Get out the microscope, because we’re going through this poem line-by-line.
Line 13
Proclaimed the time was neither wrong nor right.
- So now we find out what time the clock (or the moon) "proclaims" (says) it is. But "neither wrong nor right" is no time we've ever seen on a clock before.
- Maybe it's hard to see exactly what time it is judging by the moon, so whatever guess the speaker makes wouldn't necessarily be wrong, but probably wouldn't be right either.
- Or maybe the speaker feels like, no matter what time it is, it's neither wrong nor right. He's acquainted with the night, so he's used to this dark, creepy loneliness, but he doesn't like it very much, either.

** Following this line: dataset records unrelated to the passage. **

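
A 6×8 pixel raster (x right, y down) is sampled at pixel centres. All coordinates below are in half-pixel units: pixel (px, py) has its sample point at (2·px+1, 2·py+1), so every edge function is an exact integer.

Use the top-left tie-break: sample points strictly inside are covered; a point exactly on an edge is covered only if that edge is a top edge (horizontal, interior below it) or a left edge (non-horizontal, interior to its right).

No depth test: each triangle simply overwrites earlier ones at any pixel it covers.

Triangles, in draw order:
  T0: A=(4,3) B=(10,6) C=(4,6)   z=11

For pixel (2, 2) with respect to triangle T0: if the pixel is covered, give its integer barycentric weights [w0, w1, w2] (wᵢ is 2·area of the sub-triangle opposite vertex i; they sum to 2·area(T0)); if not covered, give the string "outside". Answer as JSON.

T0:
  2·area = 18
  edge (4, 3)→(10, 6): d=(6,3) right/bottom  bias=-1
  edge (10, 6)→(4, 6): d=(-6,0) right/bottom  bias=-1
  edge (4, 6)→(4, 3): d=(0,-3) top-left  bias=+0
    (2,2)@(5, 5): e=[9,6,3] → #
    (3,2)@(7, 5): e=[3,6,9] → #
    (4,2)@(9, 5): e=[-3,6,15] → ·
    (2,3)@(5, 7): e=[21,-6,3] → ·
    (3,3)@(7, 7): e=[15,-6,9] → ·
  covered (2 px):
    · · · · · ·
    · · · · · ·
    · · # # · ·
    · · · · · ·
    · · · · · ·
    · · · · · ·
    · · · · · ·
    · · · · · ·

Answer: [6,3,9]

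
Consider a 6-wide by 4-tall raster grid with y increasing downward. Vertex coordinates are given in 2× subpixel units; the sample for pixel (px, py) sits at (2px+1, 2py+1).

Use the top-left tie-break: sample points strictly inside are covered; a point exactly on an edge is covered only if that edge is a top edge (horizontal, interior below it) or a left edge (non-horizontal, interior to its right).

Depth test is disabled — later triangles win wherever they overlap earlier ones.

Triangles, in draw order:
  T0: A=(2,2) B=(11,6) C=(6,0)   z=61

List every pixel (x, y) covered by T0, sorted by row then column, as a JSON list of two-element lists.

T0:
  2·area = 34  (B↔C swapped to make it positive)
  edge (2, 2)→(6, 0): d=(4,-2) top-left  bias=+0
  edge (6, 0)→(11, 6): d=(5,6) right/bottom  bias=-1
  edge (11, 6)→(2, 2): d=(-9,-4) top-left  bias=+0
    (2,0)@(5, 1): e=[2,11,21] → #
    (3,0)@(7, 1): e=[6,-1,29] → ·
    (2,1)@(5, 3): e=[10,21,3] → #
    (3,1)@(7, 3): e=[14,9,11] → #
    (4,1)@(9, 3): e=[18,-3,19] → ·
    (2,2)@(5, 5): e=[18,31,-15] → ·
    (3,2)@(7, 5): e=[22,19,-7] → ·
    (4,2)@(9, 5): e=[26,7,1] → #
    (5,2)@(11, 5): e=[30,-5,9] → ·
    (4,3)@(9, 7): e=[34,17,-17] → ·
  covered (4 px):
    · · # · · ·
    · · # # · ·
    · · · · # ·
    · · · · · ·

Final: [[2,0],[2,1],[3,1],[4,2]]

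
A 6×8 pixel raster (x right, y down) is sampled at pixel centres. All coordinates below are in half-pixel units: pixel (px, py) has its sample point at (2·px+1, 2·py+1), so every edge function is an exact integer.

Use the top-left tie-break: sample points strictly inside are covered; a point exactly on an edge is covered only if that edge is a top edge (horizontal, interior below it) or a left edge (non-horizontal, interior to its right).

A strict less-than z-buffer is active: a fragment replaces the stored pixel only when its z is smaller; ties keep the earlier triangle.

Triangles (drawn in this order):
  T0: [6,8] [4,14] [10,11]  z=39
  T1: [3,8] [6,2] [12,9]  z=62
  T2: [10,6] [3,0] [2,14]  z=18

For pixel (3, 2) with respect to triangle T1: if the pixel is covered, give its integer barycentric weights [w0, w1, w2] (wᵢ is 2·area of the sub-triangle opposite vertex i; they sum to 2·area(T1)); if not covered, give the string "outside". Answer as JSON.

T0:
  2·area = 30  (B↔C swapped to make it positive)
  edge (6, 8)→(10, 11): d=(4,3) right/bottom  bias=-1
  edge (10, 11)→(4, 14): d=(-6,3) right/bottom  bias=-1
  edge (4, 14)→(6, 8): d=(2,-6) top-left  bias=+0
    (3,2)@(7, 5): e=[-15,45,0] → ·  [on edge]
    (3,4)@(7, 9): e=[1,21,8] → #
    (4,4)@(9, 9): e=[-5,15,20] → ·
    (2,5)@(5, 11): e=[15,15,0] → #  [on edge]
    (4,5)@(9, 11): e=[3,3,24] → #
    (5,5)@(11, 11): e=[-3,-3,36] → ·
    (2,6)@(5, 13): e=[23,3,4] → #
    (3,6)@(7, 13): e=[17,-3,16] → ·
    (4,6)@(9, 13): e=[11,-9,28] → ·
    (2,7)@(5, 15): e=[31,-9,8] → ·
  covered (5 px):
    · · · · · ·
    · · · · · ·
    · · · · · ·
    · · · · · ·
    · · · # · ·
    · · # # # ·
    · · # · · ·
    · · · · · ·
T1:
  2·area = 57
  edge (3, 8)→(6, 2): d=(3,-6) top-left  bias=+0
  edge (6, 2)→(12, 9): d=(6,7) right/bottom  bias=-1
  edge (12, 9)→(3, 8): d=(-9,-1) top-left  bias=+0
    (2,2)@(5, 5): e=[3,25,29] → #
    (3,2)@(7, 5): e=[15,11,31] → #
    (4,2)@(9, 5): e=[27,-3,33] → ·
    (2,3)@(5, 7): e=[9,37,11] → #
    (4,3)@(9, 7): e=[33,9,15] → #
    (5,3)@(11, 7): e=[45,-5,17] → ·
    (2,4)@(5, 9): e=[15,49,-7] → ·
    (3,4)@(7, 9): e=[27,35,-5] → ·
    (4,4)@(9, 9): e=[39,21,-3] → ·
  covered (5 px):
    · · · · · ·
    · · · · · ·
    · · # # · ·
    · · # # # ·
    · · · · · ·
    · · · · · ·
    · · · · · ·
    · · · · · ·
T2:
  2·area = 104  (B↔C swapped to make it positive)
  edge (10, 6)→(2, 14): d=(-8,8) right/bottom  bias=-1
  edge (2, 14)→(3, 0): d=(1,-14) top-left  bias=+0
  edge (3, 0)→(10, 6): d=(7,6) right/bottom  bias=-1
    (1,0)@(3, 1): e=[96,1,7] → #
    (2,0)@(5, 1): e=[80,29,-5] → ·
    (1,1)@(3, 3): e=[80,3,21] → #
    (2,1)@(5, 3): e=[64,31,9] → #
    (3,1)@(7, 3): e=[48,59,-3] → ·
    (1,2)@(3, 5): e=[64,5,35] → #
    (3,2)@(7, 5): e=[32,61,11] → #
    (4,2)@(9, 5): e=[16,89,-1] → ·
    (5,2)@(11, 5): e=[0,117,-13] → ·  [on edge]
    (1,3)@(3, 7): e=[48,7,49] → #
    (4,3)@(9, 7): e=[0,91,13] → ·  [on edge]
    (1,4)@(3, 9): e=[32,9,63] → #
    (3,4)@(7, 9): e=[0,65,39] → ·  [on edge]
    (2,5)@(5, 11): e=[0,39,65] → ·  [on edge]
    (1,6)@(3, 13): e=[0,13,91] → ·  [on edge]
    (0,7)@(1, 15): e=[0,-13,117] → ·  [on edge]
  covered (12 px):
    · # · · · ·
    · # # · · ·
    · # # # · ·
    · # # # · ·
    · # # · · ·
    · # · · · ·
    · · · · · ·
    · · · · · ·

Result: [11,31,15]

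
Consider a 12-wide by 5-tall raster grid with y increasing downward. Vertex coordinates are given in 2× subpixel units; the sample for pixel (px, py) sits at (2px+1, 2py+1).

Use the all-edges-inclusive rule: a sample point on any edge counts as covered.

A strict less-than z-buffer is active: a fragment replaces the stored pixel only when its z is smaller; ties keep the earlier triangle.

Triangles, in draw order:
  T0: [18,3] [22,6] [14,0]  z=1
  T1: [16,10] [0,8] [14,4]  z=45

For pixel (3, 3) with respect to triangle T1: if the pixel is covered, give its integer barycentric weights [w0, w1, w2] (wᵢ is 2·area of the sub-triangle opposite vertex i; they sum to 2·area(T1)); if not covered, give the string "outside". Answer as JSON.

T0:
  degenerate (2·area = 0) — covers nothing
T1:
  2·area = 92
  edge (16, 10)→(0, 8): d=(-16,-2) inclusive
  edge (0, 8)→(14, 4): d=(14,-4) inclusive
  edge (14, 4)→(16, 10): d=(2,6) inclusive
    (6,0)@(13, 1): e=[138,-46,0] → .  [on edge]
    (5,2)@(11, 5): e=[70,2,20] → X
    (6,2)@(13, 5): e=[74,10,8] → X
    (7,2)@(15, 5): e=[78,18,-4] → .
    (2,3)@(5, 7): e=[26,6,60] → X
    (3,3)@(7, 7): e=[30,14,48] → X
    (4,3)@(9, 7): e=[34,22,36] → X
    (7,3)@(15, 7): e=[46,46,0] → X  [on edge]
    (8,3)@(17, 7): e=[50,54,-12] → .
    (2,4)@(5, 9): e=[-6,34,64] → .
    (3,4)@(7, 9): e=[-2,42,52] → .
    (4,4)@(9, 9): e=[2,50,40] → X
  covered (12 px):
    . . . . . . . . . . . .
    . . . . . . . . . . . .
    . . . . . X X . . . . .
    . . X X X X X X . . . .
    . . . . X X X X . . . .

Final: [14,48,30]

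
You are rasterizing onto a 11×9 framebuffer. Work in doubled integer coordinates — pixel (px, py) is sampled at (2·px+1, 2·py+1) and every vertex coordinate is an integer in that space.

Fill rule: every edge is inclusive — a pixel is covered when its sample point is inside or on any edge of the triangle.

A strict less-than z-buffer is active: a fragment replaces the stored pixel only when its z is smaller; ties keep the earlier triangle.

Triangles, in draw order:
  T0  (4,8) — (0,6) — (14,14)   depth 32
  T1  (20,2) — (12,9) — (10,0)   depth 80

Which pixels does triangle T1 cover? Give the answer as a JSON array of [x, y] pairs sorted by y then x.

T0:
  2·area = 4  (B↔C swapped to make it positive)
  edge (4, 8)→(14, 14): d=(10,6) inclusive
  edge (14, 14)→(0, 6): d=(-14,-8) inclusive
  edge (0, 6)→(4, 8): d=(4,2) inclusive
    (4,5)@(9, 11): e=[0,2,2] → X  [on edge]
    (5,5)@(11, 11): e=[-12,18,-2] → .
    (4,6)@(9, 13): e=[20,-26,10] → .
    (9,8)@(19, 17): e=[0,-2,6] → .  [on edge]
  covered (1 px):
    . . . . . . . . . . .
    . . . . . . . . . . .
    . . . . . . . . . . .
    . . . . . . . . . . .
    . . . . . . . . . . .
    . . . . X . . . . . .
    . . . . . . . . . . .
    . . . . . . . . . . .
    . . . . . . . . . . .
T1:
  2·area = 86
  edge (20, 2)→(12, 9): d=(-8,7) inclusive
  edge (12, 9)→(10, 0): d=(-2,-9) inclusive
  edge (10, 0)→(20, 2): d=(10,2) inclusive
    (5,0)@(11, 1): e=[71,7,8] → X
    (6,0)@(13, 1): e=[57,25,4] → X
    (7,0)@(15, 1): e=[43,43,0] → X  [on edge]
    (8,0)@(17, 1): e=[29,61,-4] → .
    (5,1)@(11, 3): e=[55,3,28] → X
    (8,1)@(17, 3): e=[13,57,16] → X
    (9,1)@(19, 3): e=[-1,75,12] → .
    (5,2)@(11, 5): e=[39,-1,48] → .
    (6,2)@(13, 5): e=[25,17,44] → X
    (8,2)@(17, 5): e=[-3,53,36] → .
    (6,3)@(13, 7): e=[9,13,64] → X
    (7,3)@(15, 7): e=[-5,31,60] → .
  covered (10 px):
    . . . . . X X X . . .
    . . . . . X X X X . .
    . . . . . . X X . . .
    . . . . . . X . . . .
    . . . . . . . . . . .
    . . . . . . . . . . .
    . . . . . . . . . . .
    . . . . . . . . . . .
    . . . . . . . . . . .

Answer: [[5,0],[6,0],[7,0],[5,1],[6,1],[7,1],[8,1],[6,2],[7,2],[6,3]]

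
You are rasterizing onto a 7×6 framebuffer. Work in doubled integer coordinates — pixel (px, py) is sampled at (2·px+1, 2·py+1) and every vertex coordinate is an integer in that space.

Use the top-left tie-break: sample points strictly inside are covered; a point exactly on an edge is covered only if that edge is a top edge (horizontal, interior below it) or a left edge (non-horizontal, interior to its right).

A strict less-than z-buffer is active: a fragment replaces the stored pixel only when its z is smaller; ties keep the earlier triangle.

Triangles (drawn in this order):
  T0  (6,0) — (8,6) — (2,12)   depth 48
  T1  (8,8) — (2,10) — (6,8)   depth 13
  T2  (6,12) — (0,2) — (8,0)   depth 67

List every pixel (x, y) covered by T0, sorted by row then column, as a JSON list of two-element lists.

T0:
  2·area = 48
  edge (6, 0)→(8, 6): d=(2,6) right/bottom  bias=-1
  edge (8, 6)→(2, 12): d=(-6,6) right/bottom  bias=-1
  edge (2, 12)→(6, 0): d=(4,-12) top-left  bias=+0
    (6,0)@(13, 1): e=[-40,0,88] → ·  [on edge]
    (2,1)@(5, 3): e=[12,36,0] → █  [on edge]
    (3,1)@(7, 3): e=[0,24,24] → ·  [on edge]
    (5,1)@(11, 3): e=[-24,0,72] → ·  [on edge]
    (2,2)@(5, 5): e=[16,24,8] → █
    (3,2)@(7, 5): e=[4,12,32] → █
    (4,2)@(9, 5): e=[-8,0,56] → ·  [on edge]
    (2,3)@(5, 7): e=[20,12,16] → █
    (3,3)@(7, 7): e=[8,0,40] → ·  [on edge]
    (1,4)@(3, 9): e=[36,12,0] → █  [on edge]
    (2,4)@(5, 9): e=[24,0,24] → ·  [on edge]
    (4,4)@(9, 9): e=[0,-24,72] → ·  [on edge]
    (1,5)@(3, 11): e=[40,0,8] → ·  [on edge]
  covered (5 px):
    · · · · · · ·
    · · █ · · · ·
    · · █ █ · · ·
    · · █ · · · ·
    · █ · · · · ·
    · · · · · · ·
T1:
  2·area = 4
  edge (8, 8)→(2, 10): d=(-6,2) right/bottom  bias=-1
  edge (2, 10)→(6, 8): d=(4,-2) top-left  bias=+0
  edge (6, 8)→(8, 8): d=(2,0) top-left  bias=+0
    (5,3)@(11, 7): e=[0,6,-2] → ·  [on edge]
    (2,4)@(5, 9): e=[0,2,2] → ·  [on edge]
  covered (0 px):
    · · · · · · ·
    · · · · · · ·
    · · · · · · ·
    · · · · · · ·
    · · · · · · ·
    · · · · · · ·
T2:
  2·area = 92
  edge (6, 12)→(0, 2): d=(-6,-10) top-left  bias=+0
  edge (0, 2)→(8, 0): d=(8,-2) top-left  bias=+0
  edge (8, 0)→(6, 12): d=(-2,12) right/bottom  bias=-1
    (2,0)@(5, 1): e=[56,2,34] → █
    (3,0)@(7, 1): e=[76,6,10] → █
    (4,0)@(9, 1): e=[96,10,-14] → ·
    (0,1)@(1, 3): e=[4,10,78] → █
    (1,1)@(3, 3): e=[24,14,54] → █
    (4,1)@(9, 3): e=[84,26,-18] → ·
    (0,2)@(1, 5): e=[-8,26,74] → ·
    (1,2)@(3, 5): e=[12,30,50] → █
    (4,2)@(9, 5): e=[72,42,-22] → ·
    (1,3)@(3, 7): e=[0,46,46] → █  [on edge]
    (3,3)@(7, 7): e=[40,54,-2] → ·
    (1,4)@(3, 9): e=[-12,62,42] → ·
  covered (12 px):
    · · █ █ · · ·
    █ █ █ █ · · ·
    · █ █ █ · · ·
    · █ █ · · · ·
    · · █ · · · ·
    · · · · · · ·

Final: [[2,1],[2,2],[3,2],[2,3],[1,4]]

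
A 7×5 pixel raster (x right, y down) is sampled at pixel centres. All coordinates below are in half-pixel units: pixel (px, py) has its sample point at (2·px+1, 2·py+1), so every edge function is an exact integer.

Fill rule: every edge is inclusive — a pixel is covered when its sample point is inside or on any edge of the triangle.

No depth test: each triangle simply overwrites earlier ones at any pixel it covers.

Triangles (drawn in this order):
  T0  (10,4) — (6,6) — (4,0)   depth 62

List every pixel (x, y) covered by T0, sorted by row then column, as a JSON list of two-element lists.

T0:
  2·area = 28
  edge (10, 4)→(6, 6): d=(-4,2) inclusive
  edge (6, 6)→(4, 0): d=(-2,-6) inclusive
  edge (4, 0)→(10, 4): d=(6,4) inclusive
    (2,0)@(5, 1): e=[22,4,2] → █
    (3,0)@(7, 1): e=[18,16,-6] → ·
    (2,1)@(5, 3): e=[14,0,14] → █  [on edge]
    (3,1)@(7, 3): e=[10,12,6] → █
    (4,1)@(9, 3): e=[6,24,-2] → ·
    (2,2)@(5, 5): e=[6,-4,26] → ·
    (3,2)@(7, 5): e=[2,8,18] → █
    (4,2)@(9, 5): e=[-2,20,10] → ·
    (3,3)@(7, 7): e=[-6,4,30] → ·
    (3,4)@(7, 9): e=[-14,0,42] → ·  [on edge]
  covered (4 px):
    · · █ · · · ·
    · · █ █ · · ·
    · · · █ · · ·
    · · · · · · ·
    · · · · · · ·

Result: [[2,0],[2,1],[3,1],[3,2]]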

- The moon is proclaiming the time, not just showing or saying it. The moon is making this limbo between wrong and right pretty obvious.
Line 14
I have been one acquainted with the night.
- The speaker cuts the poem short here, with a two-line stanza, breaking from the rhyme scheme and form of the rest of the poem.
- This line is repeated from both the title and the first line of the poem. It wraps up this very tight poem with its sound and meaning.
- Yet, we read this line differently from the way we read it when we saw it at first. Now we know what the speaker is talking about when he says he's been acquainted with the night – rain, darkness, watchmen, eerie cries. Even the moon doesn't seem quite right – but nothing is exactly wrong, either.
- What do you feel when you hear this line again? Is the speaker resigned to his fate? Is he moving on? Have you been one acquainted with the night?